I think Texas has nurtured an immature political culture that has done terrible damage to the state and to the nation. Because Texas is a part of almost everything in modern America—the South, the West, the Plains, Hispanic and immigrant communities, the border, the divide between the rural areas and the cities—what happens here tends to disproportionately affect the rest of the nation. Illinois and New Jersey may be more corrupt, Kansas and Louisiana more dysfunctional, but they don’t bear the responsibility of being the future.

  * * *

  WE DECIDED TO begin our ride at the farthest of the five missions—San Francisco de la Espada, established in 1731. From there it was about thirteen miles to the oldest mission, the Alamo, in downtown San Antonio.
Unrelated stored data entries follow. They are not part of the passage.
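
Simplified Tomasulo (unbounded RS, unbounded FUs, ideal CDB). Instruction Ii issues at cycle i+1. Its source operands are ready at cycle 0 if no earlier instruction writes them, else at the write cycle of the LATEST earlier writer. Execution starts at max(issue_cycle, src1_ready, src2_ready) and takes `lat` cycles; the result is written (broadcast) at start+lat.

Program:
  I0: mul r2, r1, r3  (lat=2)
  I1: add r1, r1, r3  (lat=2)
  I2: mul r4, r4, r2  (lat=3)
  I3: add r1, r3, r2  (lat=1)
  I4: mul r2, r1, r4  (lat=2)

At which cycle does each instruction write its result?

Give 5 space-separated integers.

Answer: 3 4 6 5 8

Derivation:
I0 mul r2: issue@1 deps=(None,None) exec_start@1 write@3
I1 add r1: issue@2 deps=(None,None) exec_start@2 write@4
I2 mul r4: issue@3 deps=(None,0) exec_start@3 write@6
I3 add r1: issue@4 deps=(None,0) exec_start@4 write@5
I4 mul r2: issue@5 deps=(3,2) exec_start@6 write@8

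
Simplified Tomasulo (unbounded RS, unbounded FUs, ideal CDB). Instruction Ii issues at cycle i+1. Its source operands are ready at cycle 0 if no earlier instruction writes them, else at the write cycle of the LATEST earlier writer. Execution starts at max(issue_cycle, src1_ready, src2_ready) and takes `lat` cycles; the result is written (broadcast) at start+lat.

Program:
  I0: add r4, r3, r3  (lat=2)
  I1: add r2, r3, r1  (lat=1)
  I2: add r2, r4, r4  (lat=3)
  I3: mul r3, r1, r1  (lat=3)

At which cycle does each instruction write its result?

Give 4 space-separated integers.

Answer: 3 3 6 7

Derivation:
I0 add r4: issue@1 deps=(None,None) exec_start@1 write@3
I1 add r2: issue@2 deps=(None,None) exec_start@2 write@3
I2 add r2: issue@3 deps=(0,0) exec_start@3 write@6
I3 mul r3: issue@4 deps=(None,None) exec_start@4 write@7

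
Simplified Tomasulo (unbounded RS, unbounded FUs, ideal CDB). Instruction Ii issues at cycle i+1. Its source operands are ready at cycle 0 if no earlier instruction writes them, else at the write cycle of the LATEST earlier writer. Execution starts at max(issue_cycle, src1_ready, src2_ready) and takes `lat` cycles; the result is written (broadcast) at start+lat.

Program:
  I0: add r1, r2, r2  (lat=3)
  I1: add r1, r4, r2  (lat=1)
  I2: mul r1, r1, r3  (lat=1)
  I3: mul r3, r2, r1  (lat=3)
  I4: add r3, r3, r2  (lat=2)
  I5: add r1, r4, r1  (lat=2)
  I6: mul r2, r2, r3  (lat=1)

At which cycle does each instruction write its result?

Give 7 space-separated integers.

Answer: 4 3 4 7 9 8 10

Derivation:
I0 add r1: issue@1 deps=(None,None) exec_start@1 write@4
I1 add r1: issue@2 deps=(None,None) exec_start@2 write@3
I2 mul r1: issue@3 deps=(1,None) exec_start@3 write@4
I3 mul r3: issue@4 deps=(None,2) exec_start@4 write@7
I4 add r3: issue@5 deps=(3,None) exec_start@7 write@9
I5 add r1: issue@6 deps=(None,2) exec_start@6 write@8
I6 mul r2: issue@7 deps=(None,4) exec_start@9 write@10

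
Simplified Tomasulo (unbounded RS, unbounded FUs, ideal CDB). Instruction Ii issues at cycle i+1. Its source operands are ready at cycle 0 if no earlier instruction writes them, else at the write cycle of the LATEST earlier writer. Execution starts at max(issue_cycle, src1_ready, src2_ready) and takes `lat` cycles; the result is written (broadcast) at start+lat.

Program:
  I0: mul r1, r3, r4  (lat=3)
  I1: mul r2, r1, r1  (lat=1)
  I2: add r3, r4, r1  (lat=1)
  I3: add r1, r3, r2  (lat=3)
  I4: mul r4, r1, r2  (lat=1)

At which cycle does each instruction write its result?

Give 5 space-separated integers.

Answer: 4 5 5 8 9

Derivation:
I0 mul r1: issue@1 deps=(None,None) exec_start@1 write@4
I1 mul r2: issue@2 deps=(0,0) exec_start@4 write@5
I2 add r3: issue@3 deps=(None,0) exec_start@4 write@5
I3 add r1: issue@4 deps=(2,1) exec_start@5 write@8
I4 mul r4: issue@5 deps=(3,1) exec_start@8 write@9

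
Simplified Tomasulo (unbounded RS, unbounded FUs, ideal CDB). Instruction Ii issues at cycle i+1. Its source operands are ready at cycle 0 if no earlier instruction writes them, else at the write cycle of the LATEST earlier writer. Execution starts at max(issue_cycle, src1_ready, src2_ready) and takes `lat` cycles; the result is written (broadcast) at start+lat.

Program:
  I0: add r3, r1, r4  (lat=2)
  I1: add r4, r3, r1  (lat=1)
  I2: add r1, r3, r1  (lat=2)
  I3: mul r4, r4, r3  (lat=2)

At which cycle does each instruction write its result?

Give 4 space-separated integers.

I0 add r3: issue@1 deps=(None,None) exec_start@1 write@3
I1 add r4: issue@2 deps=(0,None) exec_start@3 write@4
I2 add r1: issue@3 deps=(0,None) exec_start@3 write@5
I3 mul r4: issue@4 deps=(1,0) exec_start@4 write@6

Answer: 3 4 5 6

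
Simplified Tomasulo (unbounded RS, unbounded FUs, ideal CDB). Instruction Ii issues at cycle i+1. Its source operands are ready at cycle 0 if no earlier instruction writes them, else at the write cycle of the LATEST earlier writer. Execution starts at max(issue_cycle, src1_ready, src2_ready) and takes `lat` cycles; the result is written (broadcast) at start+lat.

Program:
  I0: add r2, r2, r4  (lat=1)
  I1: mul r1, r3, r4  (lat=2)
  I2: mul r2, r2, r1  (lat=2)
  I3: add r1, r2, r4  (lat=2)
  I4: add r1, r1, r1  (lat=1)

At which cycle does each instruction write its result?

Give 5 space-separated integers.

I0 add r2: issue@1 deps=(None,None) exec_start@1 write@2
I1 mul r1: issue@2 deps=(None,None) exec_start@2 write@4
I2 mul r2: issue@3 deps=(0,1) exec_start@4 write@6
I3 add r1: issue@4 deps=(2,None) exec_start@6 write@8
I4 add r1: issue@5 deps=(3,3) exec_start@8 write@9

Answer: 2 4 6 8 9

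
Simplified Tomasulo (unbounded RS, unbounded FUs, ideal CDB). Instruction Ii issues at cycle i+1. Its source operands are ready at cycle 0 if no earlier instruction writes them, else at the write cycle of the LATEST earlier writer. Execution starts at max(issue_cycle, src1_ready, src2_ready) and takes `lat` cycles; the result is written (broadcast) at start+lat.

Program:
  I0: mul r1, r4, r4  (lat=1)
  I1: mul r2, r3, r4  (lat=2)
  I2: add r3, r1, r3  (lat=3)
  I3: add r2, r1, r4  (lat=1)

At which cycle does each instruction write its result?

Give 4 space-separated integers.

I0 mul r1: issue@1 deps=(None,None) exec_start@1 write@2
I1 mul r2: issue@2 deps=(None,None) exec_start@2 write@4
I2 add r3: issue@3 deps=(0,None) exec_start@3 write@6
I3 add r2: issue@4 deps=(0,None) exec_start@4 write@5

Answer: 2 4 6 5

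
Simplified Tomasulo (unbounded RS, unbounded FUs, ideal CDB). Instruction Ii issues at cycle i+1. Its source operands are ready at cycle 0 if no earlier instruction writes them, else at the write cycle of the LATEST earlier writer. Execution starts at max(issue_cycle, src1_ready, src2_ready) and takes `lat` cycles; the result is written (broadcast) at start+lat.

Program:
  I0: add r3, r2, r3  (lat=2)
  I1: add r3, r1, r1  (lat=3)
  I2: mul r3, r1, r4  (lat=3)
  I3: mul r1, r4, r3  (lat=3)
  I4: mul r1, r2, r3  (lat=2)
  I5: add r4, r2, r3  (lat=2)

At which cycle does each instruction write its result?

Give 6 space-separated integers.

Answer: 3 5 6 9 8 8

Derivation:
I0 add r3: issue@1 deps=(None,None) exec_start@1 write@3
I1 add r3: issue@2 deps=(None,None) exec_start@2 write@5
I2 mul r3: issue@3 deps=(None,None) exec_start@3 write@6
I3 mul r1: issue@4 deps=(None,2) exec_start@6 write@9
I4 mul r1: issue@5 deps=(None,2) exec_start@6 write@8
I5 add r4: issue@6 deps=(None,2) exec_start@6 write@8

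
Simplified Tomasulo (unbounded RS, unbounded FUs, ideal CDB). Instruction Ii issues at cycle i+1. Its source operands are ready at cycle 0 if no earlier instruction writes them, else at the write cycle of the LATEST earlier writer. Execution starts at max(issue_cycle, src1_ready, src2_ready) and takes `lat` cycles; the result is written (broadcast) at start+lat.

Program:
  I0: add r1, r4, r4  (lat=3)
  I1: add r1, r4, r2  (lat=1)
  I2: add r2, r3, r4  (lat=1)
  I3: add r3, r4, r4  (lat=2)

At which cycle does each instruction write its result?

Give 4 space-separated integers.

Answer: 4 3 4 6

Derivation:
I0 add r1: issue@1 deps=(None,None) exec_start@1 write@4
I1 add r1: issue@2 deps=(None,None) exec_start@2 write@3
I2 add r2: issue@3 deps=(None,None) exec_start@3 write@4
I3 add r3: issue@4 deps=(None,None) exec_start@4 write@6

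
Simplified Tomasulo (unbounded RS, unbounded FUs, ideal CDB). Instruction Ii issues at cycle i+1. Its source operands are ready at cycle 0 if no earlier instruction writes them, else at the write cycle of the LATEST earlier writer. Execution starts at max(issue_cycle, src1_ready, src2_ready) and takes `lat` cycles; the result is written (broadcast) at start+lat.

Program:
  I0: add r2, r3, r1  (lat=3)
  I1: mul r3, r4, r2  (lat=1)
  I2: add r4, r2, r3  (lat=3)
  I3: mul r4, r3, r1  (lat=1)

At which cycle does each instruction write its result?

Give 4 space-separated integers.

I0 add r2: issue@1 deps=(None,None) exec_start@1 write@4
I1 mul r3: issue@2 deps=(None,0) exec_start@4 write@5
I2 add r4: issue@3 deps=(0,1) exec_start@5 write@8
I3 mul r4: issue@4 deps=(1,None) exec_start@5 write@6

Answer: 4 5 8 6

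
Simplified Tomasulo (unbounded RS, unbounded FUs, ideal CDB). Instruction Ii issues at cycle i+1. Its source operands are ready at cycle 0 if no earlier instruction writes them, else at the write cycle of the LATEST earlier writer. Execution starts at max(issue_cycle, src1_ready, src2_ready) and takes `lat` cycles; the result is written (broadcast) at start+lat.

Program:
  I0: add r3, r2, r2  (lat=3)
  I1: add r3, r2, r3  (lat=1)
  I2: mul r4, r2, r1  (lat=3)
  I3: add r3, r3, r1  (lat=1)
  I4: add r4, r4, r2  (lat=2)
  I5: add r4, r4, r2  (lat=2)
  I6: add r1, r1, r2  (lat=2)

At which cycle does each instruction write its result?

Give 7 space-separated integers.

Answer: 4 5 6 6 8 10 9

Derivation:
I0 add r3: issue@1 deps=(None,None) exec_start@1 write@4
I1 add r3: issue@2 deps=(None,0) exec_start@4 write@5
I2 mul r4: issue@3 deps=(None,None) exec_start@3 write@6
I3 add r3: issue@4 deps=(1,None) exec_start@5 write@6
I4 add r4: issue@5 deps=(2,None) exec_start@6 write@8
I5 add r4: issue@6 deps=(4,None) exec_start@8 write@10
I6 add r1: issue@7 deps=(None,None) exec_start@7 write@9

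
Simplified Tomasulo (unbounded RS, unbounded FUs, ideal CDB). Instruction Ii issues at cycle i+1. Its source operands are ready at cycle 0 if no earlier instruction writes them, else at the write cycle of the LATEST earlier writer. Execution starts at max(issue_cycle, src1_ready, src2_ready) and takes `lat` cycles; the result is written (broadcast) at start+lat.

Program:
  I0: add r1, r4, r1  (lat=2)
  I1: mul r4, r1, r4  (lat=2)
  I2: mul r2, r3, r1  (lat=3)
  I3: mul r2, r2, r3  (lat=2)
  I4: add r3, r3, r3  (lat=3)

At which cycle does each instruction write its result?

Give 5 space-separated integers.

I0 add r1: issue@1 deps=(None,None) exec_start@1 write@3
I1 mul r4: issue@2 deps=(0,None) exec_start@3 write@5
I2 mul r2: issue@3 deps=(None,0) exec_start@3 write@6
I3 mul r2: issue@4 deps=(2,None) exec_start@6 write@8
I4 add r3: issue@5 deps=(None,None) exec_start@5 write@8

Answer: 3 5 6 8 8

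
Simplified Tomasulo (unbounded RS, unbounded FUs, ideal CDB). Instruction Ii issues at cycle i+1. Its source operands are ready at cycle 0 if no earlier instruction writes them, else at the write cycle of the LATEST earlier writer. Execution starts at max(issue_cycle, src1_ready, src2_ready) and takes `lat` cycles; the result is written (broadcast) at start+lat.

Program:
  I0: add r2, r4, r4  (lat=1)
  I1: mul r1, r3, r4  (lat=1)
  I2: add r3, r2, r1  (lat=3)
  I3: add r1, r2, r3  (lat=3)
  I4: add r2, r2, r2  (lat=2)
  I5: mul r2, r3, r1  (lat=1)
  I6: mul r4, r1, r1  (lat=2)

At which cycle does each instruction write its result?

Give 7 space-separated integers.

Answer: 2 3 6 9 7 10 11

Derivation:
I0 add r2: issue@1 deps=(None,None) exec_start@1 write@2
I1 mul r1: issue@2 deps=(None,None) exec_start@2 write@3
I2 add r3: issue@3 deps=(0,1) exec_start@3 write@6
I3 add r1: issue@4 deps=(0,2) exec_start@6 write@9
I4 add r2: issue@5 deps=(0,0) exec_start@5 write@7
I5 mul r2: issue@6 deps=(2,3) exec_start@9 write@10
I6 mul r4: issue@7 deps=(3,3) exec_start@9 write@11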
  Texas has had a lot of blood spilled on its soil, and although the term “terrorism” wasn’t in coinage during the settlement of the state, people on all sides understood the stakes. Torture, scalping, beheading, indiscriminate and imaginative murders were the nature of the conflict between the native world and the European colonizers. The idea of the missions was to provide sanctuary for the Coahuiltecan Indians, where they could be Christianized and turned into farmers and artisans. “The point was to make them as much like Spaniards as possible,” Steve says. Unfortunately for the Coahuiltecans, they were caught in a crossfire between the Spaniards and the Apaches, as well as the Comanches, who ruled the savage plains. “It was like modern-day Syria,” Steve observed.

  A wedding was going on in the little Espada chapel, so Steve and I wandered over to an outbuilding where an amateur baseball league was selling barbecue plates. We ate on a bench in a field of purple clover beside the ancient granary and listened to the nuptial music. A waft of incense floated from the tiny sanctuary, and the sun suddenly broke through. Already in February we could feel the breath of July.